Expression of mRNA for growth factors and extracellular matrix proteins after injury to cultured peritoneal cells: does the healing process contribute to peritoneal ultrastructural alteration?

Abstract

The purpose of this study was to investigate the possibility that healing processes following repeated injury by nonphysiological dialysate play a significant role in the pathogenesis of peritoneal ultrastructural alteration, mediated by the production of growth factors and extracellular matrix proteins (ECM). To test a possible mechanism for peritoneal membrane alteration, we investigated whether chemically injured peritoneal mesothelial cells and fibroblasts upregulate their production of growth factors and ECM as a consequence of the healing process. Using 1 N NaOH, circular wounds of uniform surface area were made in monolayers of subconfluent rat peritoneal mesothelial cells (RPMC) and peritoneal fibroblasts (RPFB). At 0, 24, and 72 h after wounding, changes in mRNA expression of transforming growth factor-beta 1 (TGF-Β1), b-FGF, HGF, VEGF, and FN were semiquantified by reverse transcription-polymerase chain reaction. Nonwounded monolayers of RPMC and RPFB were used as controls with mRNA expression being determined at the same times. For RPMC, TGF-Β1, HGF, b-FGF, and FN mRNA gradually increased up to 72 h postwounding to 1.5-fold, 1.6-fold, 1.3-fold, and 2.1-fold of the control levels, respectively. A significant increase was only observed for TGF-Β1, while VEGF showed the least change with time.
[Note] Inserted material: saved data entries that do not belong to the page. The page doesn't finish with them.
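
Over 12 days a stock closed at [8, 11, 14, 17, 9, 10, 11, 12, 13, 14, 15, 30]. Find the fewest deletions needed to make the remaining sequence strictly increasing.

3

Fewest deletions = n − (longest strictly increasing subsequence).
Patience tails:
8 → extends → [8]
11 → extends → [8, 11]
14 → extends → [8, 11, 14]
17 → extends → [8, 11, 14, 17]
9 → replaces 11 → [8, 9, 14, 17]
10 → replaces 14 → [8, 9, 10, 17]
11 → replaces 17 → [8, 9, 10, 11]
12 → extends → [8, 9, 10, 11, 12]
13 → extends → [8, 9, 10, 11, 12, 13]
14 → extends → [8, 9, 10, 11, 12, 13, 14]
15 → extends → [8, 9, 10, 11, 12, 13, 14, 15]
30 → extends → [8, 9, 10, 11, 12, 13, 14, 15, 30]
Longest strictly increasing subsequence has length 9, so deletions = 12 − 9 = 3.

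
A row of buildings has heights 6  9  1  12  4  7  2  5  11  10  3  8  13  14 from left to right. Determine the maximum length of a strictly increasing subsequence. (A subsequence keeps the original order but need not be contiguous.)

6

Track the smallest tail for each achievable length (strict):
6 → extends → [6]
9 → extends → [6, 9]
1 → replaces 6 → [1, 9]
12 → extends → [1, 9, 12]
4 → replaces 9 → [1, 4, 12]
7 → replaces 12 → [1, 4, 7]
2 → replaces 4 → [1, 2, 7]
5 → replaces 7 → [1, 2, 5]
11 → extends → [1, 2, 5, 11]
10 → replaces 11 → [1, 2, 5, 10]
3 → replaces 5 → [1, 2, 3, 10]
8 → replaces 10 → [1, 2, 3, 8]
13 → extends → [1, 2, 3, 8, 13]
14 → extends → [1, 2, 3, 8, 13, 14]
Six tails, so the longest strictly increasing subsequence has length 6 (e.g. 1, 4, 7, 11, 13, 14).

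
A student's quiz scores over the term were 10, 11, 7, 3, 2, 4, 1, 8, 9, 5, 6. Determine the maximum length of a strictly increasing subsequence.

Track the smallest tail for each achievable length (strict):
10 → extends → [10]
11 → extends → [10, 11]
7 → replaces 10 → [7, 11]
3 → replaces 7 → [3, 11]
2 → replaces 3 → [2, 11]
4 → replaces 11 → [2, 4]
1 → replaces 2 → [1, 4]
8 → extends → [1, 4, 8]
9 → extends → [1, 4, 8, 9]
5 → replaces 8 → [1, 4, 5, 9]
6 → replaces 9 → [1, 4, 5, 6]
Four tails, so the longest strictly increasing subsequence has length 4 (e.g. 3, 4, 8, 9).

4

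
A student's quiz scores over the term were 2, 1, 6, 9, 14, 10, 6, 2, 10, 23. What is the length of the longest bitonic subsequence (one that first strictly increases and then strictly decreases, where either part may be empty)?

7

inc[i] = longest strictly increasing subsequence ending at i; dec[i] = longest strictly decreasing subsequence starting at i:
i:      1  2  3  4  5  6  7  8  9 10
a[i]:   2  1  6  9 14 10  6  2 10 23
inc:    1  1  2  3  4  4  2  2  4  5
dec:    2  1  2  3  4  3  2  1  1  1
Best peak at i=5 (value 14): inc=4, dec=4, length 4+4−1 = 7.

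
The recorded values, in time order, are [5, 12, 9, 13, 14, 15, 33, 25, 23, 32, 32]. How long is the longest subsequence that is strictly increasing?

7

Track the smallest tail for each achievable length (strict):
5 → extends → [5]
12 → extends → [5, 12]
9 → replaces 12 → [5, 9]
13 → extends → [5, 9, 13]
14 → extends → [5, 9, 13, 14]
15 → extends → [5, 9, 13, 14, 15]
33 → extends → [5, 9, 13, 14, 15, 33]
25 → replaces 33 → [5, 9, 13, 14, 15, 25]
23 → replaces 25 → [5, 9, 13, 14, 15, 23]
32 → extends → [5, 9, 13, 14, 15, 23, 32]
32 → already a tail → [5, 9, 13, 14, 15, 23, 32]
Seven tails, so the longest strictly increasing subsequence has length 7 (e.g. 5, 12, 13, 14, 15, 25, 32).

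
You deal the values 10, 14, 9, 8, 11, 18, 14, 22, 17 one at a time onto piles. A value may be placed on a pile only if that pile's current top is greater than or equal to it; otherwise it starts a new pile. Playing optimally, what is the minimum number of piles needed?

4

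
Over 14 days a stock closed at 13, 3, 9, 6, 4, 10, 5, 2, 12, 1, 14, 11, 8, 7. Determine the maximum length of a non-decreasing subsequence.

Let dp[i] be the length of the longest such subsequence ending at index i:
i:      1  2  3  4  5  6  7  8  9 10 11 12 13 14
a[i]:  13  3  9  6  4 10  5  2 12  1 14 11  8  7
dp:     1  1  2  2  2  3  3  1  4  1  5  4  4  4
Maximum dp value is 5.

5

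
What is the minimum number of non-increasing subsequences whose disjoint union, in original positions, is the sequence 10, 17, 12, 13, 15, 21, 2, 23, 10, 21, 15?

6

The minimum number of non-increasing subsequences covering a sequence equals the length of its longest strictly increasing subsequence.
LIS length is 6 (e.g. 10, 12, 13, 15, 21, 23), so 6 piles are needed.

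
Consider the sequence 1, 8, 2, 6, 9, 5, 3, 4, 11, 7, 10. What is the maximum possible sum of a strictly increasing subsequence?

Let S[i] be the best sum of a strictly increasing subsequence ending at i:
i:      1  2  3  4  5  6  7  8  9 10 11
a[i]:   1  8  2  6  9  5  3  4 11  7 10
S:      1  9  3  9 18  8  6 10 29 17 28
Maximum is 29 (e.g. 1 + 2 + 6 + 9 + 11).

29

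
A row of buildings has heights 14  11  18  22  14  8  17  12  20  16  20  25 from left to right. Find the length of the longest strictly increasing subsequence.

Let dp[i] be the length of the longest such subsequence ending at index i:
i:      1  2  3  4  5  6  7  8  9 10 11 12
a[i]:  14 11 18 22 14  8 17 12 20 16 20 25
dp:     1  1  2  3  2  1  3  2  4  3  4  5
Maximum dp value is 5.

5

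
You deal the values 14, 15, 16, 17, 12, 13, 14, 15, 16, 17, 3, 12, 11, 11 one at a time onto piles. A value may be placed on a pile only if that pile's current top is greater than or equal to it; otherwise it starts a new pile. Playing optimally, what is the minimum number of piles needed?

Place each on the leftmost legal pile:
14 → new pile 1 (tops now [14])
15 → new pile 2 (tops now [14, 15])
16 → new pile 3 (tops now [14, 15, 16])
17 → new pile 4 (tops now [14, 15, 16, 17])
12 → pile 1 (tops now [12, 15, 16, 17])
13 → pile 2 (tops now [12, 13, 16, 17])
14 → pile 3 (tops now [12, 13, 14, 17])
15 → pile 4 (tops now [12, 13, 14, 15])
16 → new pile 5 (tops now [12, 13, 14, 15, 16])
17 → new pile 6 (tops now [12, 13, 14, 15, 16, 17])
3 → pile 1 (tops now [3, 13, 14, 15, 16, 17])
12 → pile 2 (tops now [3, 12, 14, 15, 16, 17])
11 → pile 2 (tops now [3, 11, 14, 15, 16, 17])
11 → pile 2 (tops now [3, 11, 14, 15, 16, 17])
Six piles.

6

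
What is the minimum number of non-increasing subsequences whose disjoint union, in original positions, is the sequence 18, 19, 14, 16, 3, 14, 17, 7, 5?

3

Place each on the leftmost legal pile:
18 → new pile 1 (tops now [18])
19 → new pile 2 (tops now [18, 19])
14 → pile 1 (tops now [14, 19])
16 → pile 2 (tops now [14, 16])
3 → pile 1 (tops now [3, 16])
14 → pile 2 (tops now [3, 14])
17 → new pile 3 (tops now [3, 14, 17])
7 → pile 2 (tops now [3, 7, 17])
5 → pile 2 (tops now [3, 5, 17])
Three piles.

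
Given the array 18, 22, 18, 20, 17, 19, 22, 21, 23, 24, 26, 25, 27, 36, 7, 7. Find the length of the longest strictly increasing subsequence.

8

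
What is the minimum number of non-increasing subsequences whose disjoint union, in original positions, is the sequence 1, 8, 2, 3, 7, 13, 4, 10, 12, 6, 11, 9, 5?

6

Place each on the leftmost legal pile:
1 → new pile 1 (tops now [1])
8 → new pile 2 (tops now [1, 8])
2 → pile 2 (tops now [1, 2])
3 → new pile 3 (tops now [1, 2, 3])
7 → new pile 4 (tops now [1, 2, 3, 7])
13 → new pile 5 (tops now [1, 2, 3, 7, 13])
4 → pile 4 (tops now [1, 2, 3, 4, 13])
10 → pile 5 (tops now [1, 2, 3, 4, 10])
12 → new pile 6 (tops now [1, 2, 3, 4, 10, 12])
6 → pile 5 (tops now [1, 2, 3, 4, 6, 12])
11 → pile 6 (tops now [1, 2, 3, 4, 6, 11])
9 → pile 6 (tops now [1, 2, 3, 4, 6, 9])
5 → pile 5 (tops now [1, 2, 3, 4, 5, 9])
Six piles.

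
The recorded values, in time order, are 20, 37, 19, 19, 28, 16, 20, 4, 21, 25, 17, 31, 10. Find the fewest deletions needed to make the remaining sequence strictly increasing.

Fewest deletions = n − (longest strictly increasing subsequence).
i:      1  2  3  4  5  6  7  8  9 10 11 12 13
a[i]:  20 37 19 19 28 16 20  4 21 25 17 31 10
dp:     1  2  1  1  2  1  2  1  3  4  2  5  2
max dp = 5, so deletions = 13 − 5 = 8.

8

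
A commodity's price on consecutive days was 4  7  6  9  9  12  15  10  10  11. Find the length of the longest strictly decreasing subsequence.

Negate each value so 'decreasing' becomes 'increasing', then run patience tails on the negated sequence:
-4 → extends → [-4]
-7 → replaces -4 → [-7]
-6 → extends → [-7, -6]
-9 → replaces -7 → [-9, -6]
-9 → already a tail → [-9, -6]
-12 → replaces -9 → [-12, -6]
-15 → replaces -12 → [-15, -6]
-10 → replaces -6 → [-15, -10]
-10 → already a tail → [-15, -10]
-11 → replaces -10 → [-15, -11]
Two tails, so the longest strictly decreasing subsequence of the original has length 2.

2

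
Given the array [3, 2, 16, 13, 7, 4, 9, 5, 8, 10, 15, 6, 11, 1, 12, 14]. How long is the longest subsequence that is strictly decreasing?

6

Let dp[i] be the longest strictly decreasing subsequence ending at i:
i:      1  2  3  4  5  6  7  8  9 10 11 12 13 14 15 16
a[i]:   3  2 16 13  7  4  9  5  8 10 15  6 11  1 12 14
dp:     1  2  1  2  3  4  3  4  4  3  2  5  3  6  3  3
Maximum is 6.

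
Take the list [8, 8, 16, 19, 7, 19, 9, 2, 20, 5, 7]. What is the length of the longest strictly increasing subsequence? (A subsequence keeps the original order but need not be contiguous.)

Track the smallest tail for each achievable length (strict):
8 → extends → [8]
8 → already a tail → [8]
16 → extends → [8, 16]
19 → extends → [8, 16, 19]
7 → replaces 8 → [7, 16, 19]
19 → already a tail → [7, 16, 19]
9 → replaces 16 → [7, 9, 19]
2 → replaces 7 → [2, 9, 19]
20 → extends → [2, 9, 19, 20]
5 → replaces 9 → [2, 5, 19, 20]
7 → replaces 19 → [2, 5, 7, 20]
Four tails, so the longest strictly increasing subsequence has length 4 (e.g. 8, 16, 19, 20).

4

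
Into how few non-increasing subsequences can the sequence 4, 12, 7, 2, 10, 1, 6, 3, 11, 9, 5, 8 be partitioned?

Place each on the leftmost legal pile:
4 → new pile 1 (tops now [4])
12 → new pile 2 (tops now [4, 12])
7 → pile 2 (tops now [4, 7])
2 → pile 1 (tops now [2, 7])
10 → new pile 3 (tops now [2, 7, 10])
1 → pile 1 (tops now [1, 7, 10])
6 → pile 2 (tops now [1, 6, 10])
3 → pile 2 (tops now [1, 3, 10])
11 → new pile 4 (tops now [1, 3, 10, 11])
9 → pile 3 (tops now [1, 3, 9, 11])
5 → pile 3 (tops now [1, 3, 5, 11])
8 → pile 4 (tops now [1, 3, 5, 8])
Four piles.

4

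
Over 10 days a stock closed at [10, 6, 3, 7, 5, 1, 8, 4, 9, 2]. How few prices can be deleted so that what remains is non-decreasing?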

For RPFB, HGF, b-FGF, VEGF, and FN mRNA expression were slightly suppressed compared to control levels up to 72 h postwounding. TGF-Β1, however, increased markedly above control expression levels by the end of the wound healing process. The production of profibrotic growth factors by mesothelial cells in response to injury may represent a mechanism whereby fibroblast activation, resulting in fibroblast hyperplasia and excessive extracellular matrix accumulation, culminates in alteration of the peritoneal membrane ultrastructure.